The second thing, I would say a lot of people don’t realize is that we’ve only been together for a year. We’ve been able to come out with an album, compose all this stuff, in the amount of time we’ve been together.

Third, maybe the fact that we’re all full-time in other things that are not the band. We all have very serious full-time jobs. I’m a student, Max is a student on top of that. We get together a couple times a week and throw this together. We work 9-5’s but we work here at night, plucking away, doing our things.
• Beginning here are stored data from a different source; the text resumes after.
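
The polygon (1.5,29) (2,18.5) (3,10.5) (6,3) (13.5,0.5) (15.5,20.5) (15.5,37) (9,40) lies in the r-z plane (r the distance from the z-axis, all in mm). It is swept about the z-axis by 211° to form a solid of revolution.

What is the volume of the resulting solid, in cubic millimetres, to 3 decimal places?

Profile (r,z), 8 vertices: (1.5,29) (2,18.5) (3,10.5) (6,3) (13.5,0.5) (15.5,20.5) (15.5,37) (9,40)
edge 0: (1.5,29)→(2,18.5)  cross = 1.5·18.5 − 2·29 = -30.2500; (r_i+r_j)·cross = 3.5·-30.2500 = -105.8750
edge 1: (2,18.5)→(3,10.5)  cross = 2·10.5 − 3·18.5 = -34.5000; (r_i+r_j)·cross = 5·-34.5000 = -172.5000
edge 2: (3,10.5)→(6,3)  cross = 3·3 − 6·10.5 = -54.0000; (r_i+r_j)·cross = 9·-54.0000 = -486.0000
edge 3: (6,3)→(13.5,0.5)  cross = 6·0.5 − 13.5·3 = -37.5000; (r_i+r_j)·cross = 19.5·-37.5000 = -731.2500
edge 4: (13.5,0.5)→(15.5,20.5)  cross = 13.5·20.5 − 15.5·0.5 = 269.0000; (r_i+r_j)·cross = 29·269.0000 = 7801.0000
edge 5: (15.5,20.5)→(15.5,37)  cross = 15.5·37 − 15.5·20.5 = 255.7500; (r_i+r_j)·cross = 31·255.7500 = 7928.2500
edge 6: (15.5,37)→(9,40)  cross = 15.5·40 − 9·37 = 287.0000; (r_i+r_j)·cross = 24.5·287.0000 = 7031.5000
edge 7: (9,40)→(1.5,29)  cross = 9·29 − 1.5·40 = 201.0000; (r_i+r_j)·cross = 10.5·201.0000 = 2110.5000
Σcross = 856.5000 → A = |Σcross|/2 = 428.2500 mm²
Σ(r_i+r_j)·cross = 23375.6250 → first moment M = |Σ|/6 = 3895.9375
R_c = M/A = 3895.9375/428.2500 = 9.0973 mm
θ = 211° = 3.682645 rad
V = θ·R_c·A = 3.682645·9.0973·428.2500 = 14347.354 mm³

Volume = 14347.354 mm³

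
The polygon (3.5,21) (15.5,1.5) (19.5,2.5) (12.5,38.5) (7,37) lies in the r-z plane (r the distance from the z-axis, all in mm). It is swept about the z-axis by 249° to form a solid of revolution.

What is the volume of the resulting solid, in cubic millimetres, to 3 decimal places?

Volume = 15369.169 mm³

Profile (r,z), 5 vertices: (3.5,21) (15.5,1.5) (19.5,2.5) (12.5,38.5) (7,37)
edge 0: (3.5,21)→(15.5,1.5)  cross = 3.5·1.5 − 15.5·21 = -320.2500; (r_i+r_j)·cross = 19·-320.2500 = -6084.7500
edge 1: (15.5,1.5)→(19.5,2.5)  cross = 15.5·2.5 − 19.5·1.5 = 9.5000; (r_i+r_j)·cross = 35·9.5000 = 332.5000
edge 2: (19.5,2.5)→(12.5,38.5)  cross = 19.5·38.5 − 12.5·2.5 = 719.5000; (r_i+r_j)·cross = 32·719.5000 = 23024.0000
edge 3: (12.5,38.5)→(7,37)  cross = 12.5·37 − 7·38.5 = 193.0000; (r_i+r_j)·cross = 19.5·193.0000 = 3763.5000
edge 4: (7,37)→(3.5,21)  cross = 7·21 − 3.5·37 = 17.5000; (r_i+r_j)·cross = 10.5·17.5000 = 183.7500
Σcross = 619.2500 → A = |Σcross|/2 = 309.6250 mm²
Σ(r_i+r_j)·cross = 21219.0000 → first moment M = |Σ|/6 = 3536.5000
R_c = M/A = 3536.5000/309.6250 = 11.4219 mm
θ = 249° = 4.345870 rad
V = θ·R_c·A = 4.345870·11.4219·309.6250 = 15369.169 mm³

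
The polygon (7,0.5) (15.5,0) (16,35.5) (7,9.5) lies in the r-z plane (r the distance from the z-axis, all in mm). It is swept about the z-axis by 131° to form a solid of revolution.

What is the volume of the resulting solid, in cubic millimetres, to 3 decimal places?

Profile (r,z), 4 vertices: (7,0.5) (15.5,0) (16,35.5) (7,9.5)
edge 0: (7,0.5)→(15.5,0)  cross = 7·0 − 15.5·0.5 = -7.7500; (r_i+r_j)·cross = 22.5·-7.7500 = -174.3750
edge 1: (15.5,0)→(16,35.5)  cross = 15.5·35.5 − 16·0 = 550.2500; (r_i+r_j)·cross = 31.5·550.2500 = 17332.8750
edge 2: (16,35.5)→(7,9.5)  cross = 16·9.5 − 7·35.5 = -96.5000; (r_i+r_j)·cross = 23·-96.5000 = -2219.5000
edge 3: (7,9.5)→(7,0.5)  cross = 7·0.5 − 7·9.5 = -63.0000; (r_i+r_j)·cross = 14·-63.0000 = -882.0000
Σcross = 383.0000 → A = |Σcross|/2 = 191.5000 mm²
Σ(r_i+r_j)·cross = 14057.0000 → first moment M = |Σ|/6 = 2342.8333
R_c = M/A = 2342.8333/191.5000 = 12.2341 mm
θ = 131° = 2.286381 rad
V = θ·R_c·A = 2.286381·12.2341·191.5000 = 5356.610 mm³

Volume = 5356.610 mm³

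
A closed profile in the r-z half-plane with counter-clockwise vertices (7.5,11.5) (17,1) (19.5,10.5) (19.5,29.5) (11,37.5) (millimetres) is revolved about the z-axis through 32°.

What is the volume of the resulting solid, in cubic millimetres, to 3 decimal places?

Volume = 2344.792 mm³

Profile (r,z), 5 vertices: (7.5,11.5) (17,1) (19.5,10.5) (19.5,29.5) (11,37.5)
edge 0: (7.5,11.5)→(17,1)  cross = 7.5·1 − 17·11.5 = -188.0000; (r_i+r_j)·cross = 24.5·-188.0000 = -4606.0000
edge 1: (17,1)→(19.5,10.5)  cross = 17·10.5 − 19.5·1 = 159.0000; (r_i+r_j)·cross = 36.5·159.0000 = 5803.5000
edge 2: (19.5,10.5)→(19.5,29.5)  cross = 19.5·29.5 − 19.5·10.5 = 370.5000; (r_i+r_j)·cross = 39·370.5000 = 14449.5000
edge 3: (19.5,29.5)→(11,37.5)  cross = 19.5·37.5 − 11·29.5 = 406.7500; (r_i+r_j)·cross = 30.5·406.7500 = 12405.8750
edge 4: (11,37.5)→(7.5,11.5)  cross = 11·11.5 − 7.5·37.5 = -154.7500; (r_i+r_j)·cross = 18.5·-154.7500 = -2862.8750
Σcross = 593.5000 → A = |Σcross|/2 = 296.7500 mm²
Σ(r_i+r_j)·cross = 25190.0000 → first moment M = |Σ|/6 = 4198.3333
R_c = M/A = 4198.3333/296.7500 = 14.1477 mm
θ = 32° = 0.558505 rad
V = θ·R_c·A = 0.558505·14.1477·296.7500 = 2344.792 mm³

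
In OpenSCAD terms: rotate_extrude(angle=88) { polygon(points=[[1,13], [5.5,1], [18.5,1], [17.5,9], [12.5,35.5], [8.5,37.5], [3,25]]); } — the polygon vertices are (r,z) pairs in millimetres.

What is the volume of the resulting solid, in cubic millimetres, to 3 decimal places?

Volume = 6289.277 mm³

Profile (r,z), 7 vertices: (1,13) (5.5,1) (18.5,1) (17.5,9) (12.5,35.5) (8.5,37.5) (3,25)
edge 0: (1,13)→(5.5,1)  cross = 1·1 − 5.5·13 = -70.5000; (r_i+r_j)·cross = 6.5·-70.5000 = -458.2500
edge 1: (5.5,1)→(18.5,1)  cross = 5.5·1 − 18.5·1 = -13.0000; (r_i+r_j)·cross = 24·-13.0000 = -312.0000
edge 2: (18.5,1)→(17.5,9)  cross = 18.5·9 − 17.5·1 = 149.0000; (r_i+r_j)·cross = 36·149.0000 = 5364.0000
edge 3: (17.5,9)→(12.5,35.5)  cross = 17.5·35.5 − 12.5·9 = 508.7500; (r_i+r_j)·cross = 30·508.7500 = 15262.5000
edge 4: (12.5,35.5)→(8.5,37.5)  cross = 12.5·37.5 − 8.5·35.5 = 167.0000; (r_i+r_j)·cross = 21·167.0000 = 3507.0000
edge 5: (8.5,37.5)→(3,25)  cross = 8.5·25 − 3·37.5 = 100.0000; (r_i+r_j)·cross = 11.5·100.0000 = 1150.0000
edge 6: (3,25)→(1,13)  cross = 3·13 − 1·25 = 14.0000; (r_i+r_j)·cross = 4·14.0000 = 56.0000
Σcross = 855.2500 → A = |Σcross|/2 = 427.6250 mm²
Σ(r_i+r_j)·cross = 24569.2500 → first moment M = |Σ|/6 = 4094.8750
R_c = M/A = 4094.8750/427.6250 = 9.5759 mm
θ = 88° = 1.535890 rad
V = θ·R_c·A = 1.535890·9.5759·427.6250 = 6289.277 mm³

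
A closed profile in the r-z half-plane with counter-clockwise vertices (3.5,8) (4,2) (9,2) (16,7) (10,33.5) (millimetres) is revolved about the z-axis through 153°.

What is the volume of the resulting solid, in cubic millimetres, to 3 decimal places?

Volume = 5372.140 mm³

Profile (r,z), 5 vertices: (3.5,8) (4,2) (9,2) (16,7) (10,33.5)
edge 0: (3.5,8)→(4,2)  cross = 3.5·2 − 4·8 = -25.0000; (r_i+r_j)·cross = 7.5·-25.0000 = -187.5000
edge 1: (4,2)→(9,2)  cross = 4·2 − 9·2 = -10.0000; (r_i+r_j)·cross = 13·-10.0000 = -130.0000
edge 2: (9,2)→(16,7)  cross = 9·7 − 16·2 = 31.0000; (r_i+r_j)·cross = 25·31.0000 = 775.0000
edge 3: (16,7)→(10,33.5)  cross = 16·33.5 − 10·7 = 466.0000; (r_i+r_j)·cross = 26·466.0000 = 12116.0000
edge 4: (10,33.5)→(3.5,8)  cross = 10·8 − 3.5·33.5 = -37.2500; (r_i+r_j)·cross = 13.5·-37.2500 = -502.8750
Σcross = 424.7500 → A = |Σcross|/2 = 212.3750 mm²
Σ(r_i+r_j)·cross = 12070.6250 → first moment M = |Σ|/6 = 2011.7708
R_c = M/A = 2011.7708/212.3750 = 9.4727 mm
θ = 153° = 2.670354 rad
V = θ·R_c·A = 2.670354·9.4727·212.3750 = 5372.140 mm³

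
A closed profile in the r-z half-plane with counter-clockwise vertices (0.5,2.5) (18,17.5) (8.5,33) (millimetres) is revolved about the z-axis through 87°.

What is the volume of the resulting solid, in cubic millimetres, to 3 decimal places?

Profile (r,z), 3 vertices: (0.5,2.5) (18,17.5) (8.5,33)
edge 0: (0.5,2.5)→(18,17.5)  cross = 0.5·17.5 − 18·2.5 = -36.2500; (r_i+r_j)·cross = 18.5·-36.2500 = -670.6250
edge 1: (18,17.5)→(8.5,33)  cross = 18·33 − 8.5·17.5 = 445.2500; (r_i+r_j)·cross = 26.5·445.2500 = 11799.1250
edge 2: (8.5,33)→(0.5,2.5)  cross = 8.5·2.5 − 0.5·33 = 4.7500; (r_i+r_j)·cross = 9·4.7500 = 42.7500
Σcross = 413.7500 → A = |Σcross|/2 = 206.8750 mm²
Σ(r_i+r_j)·cross = 11171.2500 → first moment M = |Σ|/6 = 1861.8750
R_c = M/A = 1861.8750/206.8750 = 9.0000 mm
θ = 87° = 1.518436 rad
V = θ·R_c·A = 1.518436·9.0000·206.8750 = 2827.139 mm³

Volume = 2827.139 mm³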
Zach will work a twelve-hour day and come straight to band practice in his tie and work pants and he’ll practice with his bass, just in his work attire. [laughs] We just make it work.

Nitesh: Are there any songs in which you find the lyrics particularly meaningful?

Nick: To me, I think a lot of the album, with kind of the exception of “Pilots,” is in the same vein in terms of subject matter. It’s the disappointment side of love and longing to have that feeling. And realizing that it’s not going to happen. There’s a lot of longing that goes into the lyrics. I’ll say for me personally, I’ve had those feelings in the last year, towards certain people and certain things. When I first started playing with Jake, I didn’t really think about the lyrics for the album. And listening back on the lyrics, there’s a real chord that it strikes in me.

Nitesh: Can you think of a specific song?

Nick: “California.” It’s that one line, “I still dream of California.” That line says it all, I just got chills thinking about it. California, to a lot of east-coast people has that kind of sunshine-y happiness. There’s that general feeling that California represents the happier things, like the sunshine. “I dream of California.” It’s like I dream of that feeling. I have that longing for finding happiness, finding closure in whatever I’m dealing with. That line does it for me.